Greylisting Whitelist for Gmail via SPF

[update: 10/14/2009]
I just noticed that Google provides this same technique on a Google Apps help page. Here is the link:

http://www.google.com/support/a/bin/answer.py?hl=en&answer=60764
--------

In the ever escalating arms race between spammers and hosting providers, the technique of greylisting was, at one a point, an extremely effective weapon against spam. These days, greylisting is not as effective, because spamming hosts now correctly handle the temporary error condition used by a greylisting server. But it still is a good tool and first line of defense when used correctly.

Of course, one of the biggest problems with greylisting comes from large email hosting providers, like Gmail, Yahoo, Hotmail, etc. These services use multiple servers to deliver their mail (they have to), and as such, when a message is returned as a temporary failure, it's not guaranteed that the same sending server will attempt to deliver the message a second time.

As such, the only thing to do is whitelist the servers used by these large hosting providers.
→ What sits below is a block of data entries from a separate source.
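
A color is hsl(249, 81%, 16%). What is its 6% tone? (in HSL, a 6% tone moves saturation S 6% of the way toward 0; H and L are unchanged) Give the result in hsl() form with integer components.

hsl(249, 76%, 16%)

S moves 6% from 81 toward 0: 81 − 4.86 = 76.14 → 76.
H and L are unchanged.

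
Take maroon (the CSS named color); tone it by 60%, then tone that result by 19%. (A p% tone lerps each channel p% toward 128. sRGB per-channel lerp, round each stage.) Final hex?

CSS maroon is rgb(128, 0, 0).
Per channel, c → c + 0.6(128 − c):
  R: 128 + 0 = 128 → 128
  G: 0 + 76.8 = 76.8 → 77
  B: 0 + 0.6×(128−0) = 0 + 76.8 = 76.8 → 77
After the tone: rgb(128, 77, 77) = #804d4d.
Lerp each channel 19% toward 128:
  R: 128 + 0.19×(128−128) = 128 + 0 = 128 → 128
  G: 77 + 9.69 = 86.69 → 87
  B: 77 + 0.19×(128−77) = 77 + 9.69 = 86.69 → 87
rgb(128, 87, 87) = #805757.

#805757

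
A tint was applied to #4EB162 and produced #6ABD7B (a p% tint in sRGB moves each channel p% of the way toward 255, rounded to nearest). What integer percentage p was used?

16%

#4EB162 is rgb(78, 177, 98); #6ABD7B is rgb(106, 189, 123).
On the R channel (widest range): 106 ≈ 78 + (p/100)(255 − 78), so p ≈ 100×(106 − 78)/(255 − 78) = 2800/177 = 15.82.
p = 16 reproduces all three channels after rounding.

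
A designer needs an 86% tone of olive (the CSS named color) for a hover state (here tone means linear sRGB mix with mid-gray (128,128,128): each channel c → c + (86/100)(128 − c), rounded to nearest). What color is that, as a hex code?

CSS olive is rgb(128, 128, 0).
Lerp each channel 86% toward 128:
  R: 128 + 0 = 128 → 128
  G: 128 + 0 = 128 → 128
  B: 0 + 0.86×(128−0) = 0 + 110.08 = 110.08 → 110
rgb(128, 128, 110) = #80806E.

#80806E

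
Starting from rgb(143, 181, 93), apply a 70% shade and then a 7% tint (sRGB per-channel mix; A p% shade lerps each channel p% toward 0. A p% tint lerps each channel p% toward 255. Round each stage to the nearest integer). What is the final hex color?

#3A442C

A 70% shade moves each channel 70% toward 0:
  R: 143 + 0.7×(0−143) = 143 − 100.1 = 42.9 → 43
  G: 181 − 126.7 = 54.3 → 54
  B: 93 − 65.1 = 27.9 → 28
After the shade: rgb(43, 54, 28) = #2B361C.
Per channel, c → c + 0.07(255 − c):
  R: 43 + 0.07×(255−43) = 43 + 14.84 = 57.84 → 58
  G: 54 + 14.07 = 68.07 → 68
  B: 28 + 0.07×(255−28) = 28 + 15.89 = 43.89 → 44
rgb(58, 68, 44) = #3A442C.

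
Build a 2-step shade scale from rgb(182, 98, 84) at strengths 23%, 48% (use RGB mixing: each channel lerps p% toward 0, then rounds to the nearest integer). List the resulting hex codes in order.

#8c4b41, #5f332c

23%: (182 − 41.86 = 140.14→140, 98 − 22.54 = 75.46→75, 84 − 19.32 = 64.68→65) → #8c4b41
48%: (182 − 87.36 = 94.64→95, 98 − 47.04 = 50.96→51, 84 − 40.32 = 43.68→44) → #5f332c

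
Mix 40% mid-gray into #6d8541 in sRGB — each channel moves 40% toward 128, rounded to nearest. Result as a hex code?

#75835a

#6d8541 is rgb(109, 133, 65).
A 40% tone moves each channel 40% toward 128:
  R: 109 + 0.4×(128−109) = 109 + 7.6 = 116.6 → 117
  G: 133 + 0.4×(128−133) = 133 − 2 = 131 → 131
  B: 65 + 0.4×(128−65) = 65 + 25.2 = 90.2 → 90
rgb(117, 131, 90) = #75835a.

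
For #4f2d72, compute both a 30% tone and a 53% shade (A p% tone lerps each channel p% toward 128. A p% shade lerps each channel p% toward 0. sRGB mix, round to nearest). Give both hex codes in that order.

#5e4676, #251536

#4f2d72 is rgb(79, 45, 114).
30% tone:
  R: 79 + 0.3×(128−79) = 79 + 14.7 = 93.7 → 94
  G: 45 + 0.3×(128−45) = 45 + 24.9 = 69.9 → 70
  B: 114 + 4.2 = 118.2 → 118
  → #5e4676
53% shade:
  R: 79 − 41.87 = 37.13 → 37
  G: 45 − 23.85 = 21.15 → 21
  B: 114 − 60.42 = 53.58 → 54
  → #251536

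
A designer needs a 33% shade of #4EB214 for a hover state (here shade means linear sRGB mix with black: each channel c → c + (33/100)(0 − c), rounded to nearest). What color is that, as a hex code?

#34770D

#4EB214 is rgb(78, 178, 20).
A 33% shade moves each channel 33% toward 0:
  R: 78 + 0.33×(0−78) = 78 − 25.74 = 52.26 → 52
  G: 178 − 58.74 = 119.26 → 119
  B: 20 + 0.33×(0−20) = 20 − 6.6 = 13.4 → 13
rgb(52, 119, 13) = #34770D.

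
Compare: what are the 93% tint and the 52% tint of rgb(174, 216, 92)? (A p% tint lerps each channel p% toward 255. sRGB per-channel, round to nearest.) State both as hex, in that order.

93% tint:
  R: 174 + 75.33 = 249.33 → 249
  G: 216 + 0.93×(255−216) = 216 + 36.27 = 252.27 → 252
  B: 92 + 151.59 = 243.59 → 244
  → #F9FCF4
52% tint:
  R: 174 + 0.52×(255−174) = 174 + 42.12 = 216.12 → 216
  G: 216 + 20.28 = 236.28 → 236
  B: 92 + 84.76 = 176.76 → 177
  → #D8ECB1

#F9FCF4, #D8ECB1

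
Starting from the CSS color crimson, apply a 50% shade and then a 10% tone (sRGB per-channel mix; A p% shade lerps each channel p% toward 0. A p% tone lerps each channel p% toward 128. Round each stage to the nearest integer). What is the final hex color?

CSS crimson is rgb(220, 20, 60).
Lerp each channel 50% toward 0:
  R: 220 − 110 = 110 → 110
  G: 20 + 0.5×(0−20) = 20 − 10 = 10 → 10
  B: 60 − 30 = 30 → 30
After the shade: rgb(110, 10, 30) = #6E0A1E.
A 10% tone moves each channel 10% toward 128:
  R: 110 + 0.1×(128−110) = 110 + 1.8 = 111.8 → 112
  G: 10 + 11.8 = 21.8 → 22
  B: 30 + 0.1×(128−30) = 30 + 9.8 = 39.8 → 40
rgb(112, 22, 40) = #701628.

#701628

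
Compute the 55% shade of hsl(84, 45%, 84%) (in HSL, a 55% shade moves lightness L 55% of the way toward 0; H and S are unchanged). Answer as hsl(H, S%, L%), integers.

L moves 55% from 84 toward 0: 84 − 46.2 = 37.8 → 38.
H and S are unchanged.

hsl(84, 45%, 38%)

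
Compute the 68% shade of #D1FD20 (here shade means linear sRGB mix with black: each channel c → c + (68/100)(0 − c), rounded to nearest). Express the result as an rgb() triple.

rgb(67, 81, 10)

#D1FD20 is rgb(209, 253, 32).
Lerp each channel 68% toward 0:
  R: 209 + 0.68×(0−209) = 209 − 142.12 = 66.88 → 67
  G: 253 + 0.68×(0−253) = 253 − 172.04 = 80.96 → 81
  B: 32 + 0.68×(0−32) = 32 − 21.76 = 10.24 → 10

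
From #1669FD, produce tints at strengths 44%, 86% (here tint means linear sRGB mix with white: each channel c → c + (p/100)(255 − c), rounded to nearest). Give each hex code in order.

#1669FD is rgb(22, 105, 253).
44%: (22 + 102.52 = 124.52→125, 105 + 66 = 171→171, 253 + 0.88 = 253.88→254) → #7DABFE
86%: (22 + 200.38 = 222.38→222, 105 + 129 = 234→234, 253 + 1.72 = 254.72→255) → #DEEAFF

#7DABFE, #DEEAFF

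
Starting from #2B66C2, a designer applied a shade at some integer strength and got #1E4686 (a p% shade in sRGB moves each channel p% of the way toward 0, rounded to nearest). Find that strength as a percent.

#2B66C2 is rgb(43, 102, 194); #1E4686 is rgb(30, 70, 134).
On the B channel (widest range): 134 ≈ 194 + (p/100)(0 − 194), so p ≈ 100×(134 − 194)/(0 − 194) = -6000/-194 = 30.93.
p = 31 reproduces all three channels after rounding.

31%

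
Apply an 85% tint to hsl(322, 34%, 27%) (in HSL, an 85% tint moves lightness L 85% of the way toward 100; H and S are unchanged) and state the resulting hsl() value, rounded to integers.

hsl(322, 34%, 89%)

L moves 85% from 27 toward 100: 27 + 62.05 = 89.05 → 89.
H and S are unchanged.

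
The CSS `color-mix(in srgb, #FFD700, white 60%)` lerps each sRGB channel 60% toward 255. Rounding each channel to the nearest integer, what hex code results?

#FFD700 is rgb(255, 215, 0).
Per channel, c → c + 0.6(255 − c):
  R: 255 + 0.6×(255−255) = 255 + 0 = 255 → 255
  G: 215 + 24 = 239 → 239
  B: 0 + 0.6×(255−0) = 0 + 153 = 153 → 153
rgb(255, 239, 153) = #FFEF99.

#FFEF99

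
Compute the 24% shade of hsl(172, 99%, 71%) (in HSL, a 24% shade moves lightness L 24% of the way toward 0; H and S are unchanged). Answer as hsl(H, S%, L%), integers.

L moves 24% from 71 toward 0: 71 − 17.04 = 53.96 → 54.
H and S are unchanged.

hsl(172, 99%, 54%)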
Due to, I'm sure, Google's ever growing infrastructure, Gmail is particularly difficult to keep up on which servers belong to the Gmail cloud.
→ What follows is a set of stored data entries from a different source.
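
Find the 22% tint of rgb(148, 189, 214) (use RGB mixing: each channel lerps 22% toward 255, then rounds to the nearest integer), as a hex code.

A 22% tint moves each channel 22% toward 255:
  R: 148 + 0.22×(255−148) = 148 + 23.54 = 171.54 → 172
  G: 189 + 0.22×(255−189) = 189 + 14.52 = 203.52 → 204
  B: 214 + 0.22×(255−214) = 214 + 9.02 = 223.02 → 223
rgb(172, 204, 223) = #ACCCDF.

#ACCCDF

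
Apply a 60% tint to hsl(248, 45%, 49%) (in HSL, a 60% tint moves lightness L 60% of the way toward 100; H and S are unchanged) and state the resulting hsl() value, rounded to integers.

L moves 60% from 49 toward 100: 49 + 30.6 = 79.6 → 80.
H and S are unchanged.

hsl(248, 45%, 80%)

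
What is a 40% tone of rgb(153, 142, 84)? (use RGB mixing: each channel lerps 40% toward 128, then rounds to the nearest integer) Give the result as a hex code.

#8f8866

Lerp each channel 40% toward 128:
  R: 153 + 0.4×(128−153) = 153 − 10 = 143 → 143
  G: 142 + 0.4×(128−142) = 142 − 5.6 = 136.4 → 136
  B: 84 + 0.4×(128−84) = 84 + 17.6 = 101.6 → 102
rgb(143, 136, 102) = #8f8866.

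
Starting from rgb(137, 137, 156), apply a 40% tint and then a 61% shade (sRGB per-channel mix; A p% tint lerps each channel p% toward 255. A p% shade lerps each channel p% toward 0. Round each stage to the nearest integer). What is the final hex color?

Per channel, c → c + 0.4(255 − c):
  R: 137 + 47.2 = 184.2 → 184
  G: 137 + 47.2 = 184.2 → 184
  B: 156 + 0.4×(255−156) = 156 + 39.6 = 195.6 → 196
After the tint: rgb(184, 184, 196) = #B8B8C4.
A 61% shade moves each channel 61% toward 0:
  R: 184 − 112.24 = 71.76 → 72
  G: 184 − 112.24 = 71.76 → 72
  B: 196 + 0.61×(0−196) = 196 − 119.56 = 76.44 → 76
rgb(72, 72, 76) = #48484C.

#48484C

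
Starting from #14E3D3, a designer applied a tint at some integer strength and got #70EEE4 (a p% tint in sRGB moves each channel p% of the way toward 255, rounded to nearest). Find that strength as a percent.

#14E3D3 is rgb(20, 227, 211); #70EEE4 is rgb(112, 238, 228).
On the R channel (widest range): 112 ≈ 20 + (p/100)(255 − 20), so p ≈ 100×(112 − 20)/(255 − 20) = 9200/235 = 39.15.
p = 39 reproduces all three channels after rounding.

39%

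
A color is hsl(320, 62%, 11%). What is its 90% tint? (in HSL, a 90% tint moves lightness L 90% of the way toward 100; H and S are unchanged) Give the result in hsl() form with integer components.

L moves 90% from 11 toward 100: 11 + 80.1 = 91.1 → 91.
H and S are unchanged.

hsl(320, 62%, 91%)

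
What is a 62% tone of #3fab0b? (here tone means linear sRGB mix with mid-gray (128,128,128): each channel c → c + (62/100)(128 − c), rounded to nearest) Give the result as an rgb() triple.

#3fab0b is rgb(63, 171, 11).
Lerp each channel 62% toward 128:
  R: 63 + 0.62×(128−63) = 63 + 40.3 = 103.3 → 103
  G: 171 + 0.62×(128−171) = 171 − 26.66 = 144.34 → 144
  B: 11 + 72.54 = 83.54 → 84

rgb(103, 144, 84)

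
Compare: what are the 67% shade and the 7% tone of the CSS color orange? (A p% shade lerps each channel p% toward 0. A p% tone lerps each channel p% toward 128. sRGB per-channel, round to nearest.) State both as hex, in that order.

CSS orange is rgb(255, 165, 0).
67% shade:
  R: 255 − 170.85 = 84.15 → 84
  G: 165 + 0.67×(0−165) = 165 − 110.55 = 54.45 → 54
  B: 0 + 0.67×(0−0) = 0 + 0 = 0 → 0
  → #543600
7% tone:
  R: 255 + 0.07×(128−255) = 255 − 8.89 = 246.11 → 246
  G: 165 − 2.59 = 162.41 → 162
  B: 0 + 0.07×(128−0) = 0 + 8.96 = 8.96 → 9
  → #f6a209

#543600, #f6a209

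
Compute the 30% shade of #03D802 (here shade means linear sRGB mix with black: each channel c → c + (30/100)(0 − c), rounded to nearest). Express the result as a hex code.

#029701

#03D802 is rgb(3, 216, 2).
A 30% shade moves each channel 30% toward 0:
  R: 3 − 0.9 = 2.1 → 2
  G: 216 − 64.8 = 151.2 → 151
  B: 2 − 0.6 = 1.4 → 1
rgb(2, 151, 1) = #029701.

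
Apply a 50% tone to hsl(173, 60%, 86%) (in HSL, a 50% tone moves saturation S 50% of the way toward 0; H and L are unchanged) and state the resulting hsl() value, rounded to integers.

hsl(173, 30%, 86%)

S moves 50% from 60 toward 0: 60 − 30 = 30 → 30.
H and L are unchanged.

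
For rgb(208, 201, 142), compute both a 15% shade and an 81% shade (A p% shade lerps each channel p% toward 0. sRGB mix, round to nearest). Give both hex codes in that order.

15% shade:
  R: 208 + 0.15×(0−208) = 208 − 31.2 = 176.8 → 177
  G: 201 − 30.15 = 170.85 → 171
  B: 142 − 21.3 = 120.7 → 121
  → #B1AB79
81% shade:
  R: 208 − 168.48 = 39.52 → 40
  G: 201 + 0.81×(0−201) = 201 − 162.81 = 38.19 → 38
  B: 142 + 0.81×(0−142) = 142 − 115.02 = 26.98 → 27
  → #28261B

#B1AB79, #28261B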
I just stumbled upon a pretty decent way, however, to easily learn all of Gmail's outgoing mail server IP addresses. This information is readily available in their SPF records for their service.
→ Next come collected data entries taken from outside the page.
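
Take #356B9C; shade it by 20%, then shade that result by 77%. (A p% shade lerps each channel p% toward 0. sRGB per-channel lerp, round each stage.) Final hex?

#356B9C is rgb(53, 107, 156).
A 20% shade moves each channel 20% toward 0:
  R: 53 − 10.6 = 42.4 → 42
  G: 107 + 0.2×(0−107) = 107 − 21.4 = 85.6 → 86
  B: 156 − 31.2 = 124.8 → 125
After the shade: rgb(42, 86, 125) = #2A567D.
Per channel, c → c + 0.77(0 − c):
  R: 42 + 0.77×(0−42) = 42 − 32.34 = 9.66 → 10
  G: 86 + 0.77×(0−86) = 86 − 66.22 = 19.78 → 20
  B: 125 + 0.77×(0−125) = 125 − 96.25 = 28.75 → 29
rgb(10, 20, 29) = #0A141D.

#0A141D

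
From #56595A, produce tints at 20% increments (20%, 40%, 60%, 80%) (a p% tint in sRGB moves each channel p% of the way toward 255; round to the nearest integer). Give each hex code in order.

#56595A is rgb(86, 89, 90).
20%: (86 + 33.8 = 119.8→120, 89 + 33.2 = 122.2→122, 90 + 33 = 123→123) → #787A7B
40%: (86 + 67.6 = 153.6→154, 89 + 66.4 = 155.4→155, 90 + 66 = 156→156) → #9A9B9C
60%: (86 + 101.4 = 187.4→187, 89 + 99.6 = 188.6→189, 90 + 99 = 189→189) → #BBBDBD
80%: (86 + 135.2 = 221.2→221, 89 + 132.8 = 221.8→222, 90 + 132 = 222→222) → #DDDEDE

#787A7B, #9A9B9C, #BBBDBD, #DDDEDE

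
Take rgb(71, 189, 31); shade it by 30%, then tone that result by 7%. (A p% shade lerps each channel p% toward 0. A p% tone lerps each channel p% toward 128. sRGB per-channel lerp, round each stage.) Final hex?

Lerp each channel 30% toward 0:
  R: 71 − 21.3 = 49.7 → 50
  G: 189 + 0.3×(0−189) = 189 − 56.7 = 132.3 → 132
  B: 31 + 0.3×(0−31) = 31 − 9.3 = 21.7 → 22
After the shade: rgb(50, 132, 22) = #328416.
Lerp each channel 7% toward 128:
  R: 50 + 0.07×(128−50) = 50 + 5.46 = 55.46 → 55
  G: 132 − 0.28 = 131.72 → 132
  B: 22 + 0.07×(128−22) = 22 + 7.42 = 29.42 → 29
rgb(55, 132, 29) = #37841D.

#37841D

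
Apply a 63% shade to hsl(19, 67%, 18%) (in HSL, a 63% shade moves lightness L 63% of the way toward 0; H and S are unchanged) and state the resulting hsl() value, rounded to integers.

hsl(19, 67%, 7%)

L moves 63% from 18 toward 0: 18 − 11.34 = 6.66 → 7.
H and S are unchanged.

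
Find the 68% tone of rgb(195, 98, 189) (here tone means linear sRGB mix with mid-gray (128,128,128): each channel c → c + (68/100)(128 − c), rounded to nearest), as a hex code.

#957694

Lerp each channel 68% toward 128:
  R: 195 − 45.56 = 149.44 → 149
  G: 98 + 0.68×(128−98) = 98 + 20.4 = 118.4 → 118
  B: 189 + 0.68×(128−189) = 189 − 41.48 = 147.52 → 148
rgb(149, 118, 148) = #957694.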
Here is a link which describes which type of SPF record should be added to a domain which has email routed through Google Apps: http://www.google.com/support/a/bin/answer.py?hl=en&answer=33786

You can see that Google specifies an "include" directive which is aspmx.googlemail.com. So, now we can do a TXT query on this domain, which gives us:

]$ host -t txt aspmx.googlemail.com
aspmx.googlemail.com descriptive text "v=spf1 redirect=_spf.google.com"

The same query against googlemail.com and gmail.com returns the same information, too. So, following the redirect:

]$ host -t txt _spf.google.com
_spf.google.com descriptive text "v=spf1 ip4:216.239.32.0/19 ip4:64.233.160.0/19 ip4:66.249.80.0/20 ip4:72.14.192.0/18 ip4:209.85.128.0/17 ip4:66.102.0.0/20 ip4:74.125.0.0/16 ?all"

Obviously we can infer from this the following ip address ranges:

216.239.32.0/19
64.233.160.0/19
66.249.80.0/20
72.14.192.0/18
209.85.128.0/17
66.102.0.0/20
74.125.0.0/16

I don't know if Google has officially published all their mail servers to help us who use greylisting. However, the above technique seemed to be a pretty slick way to determine which IP address ranges should be considered for whitelisting Gmail.

Well anyway, it was one of those "oh duh" type moments for me. Hopefully this helps someone else too.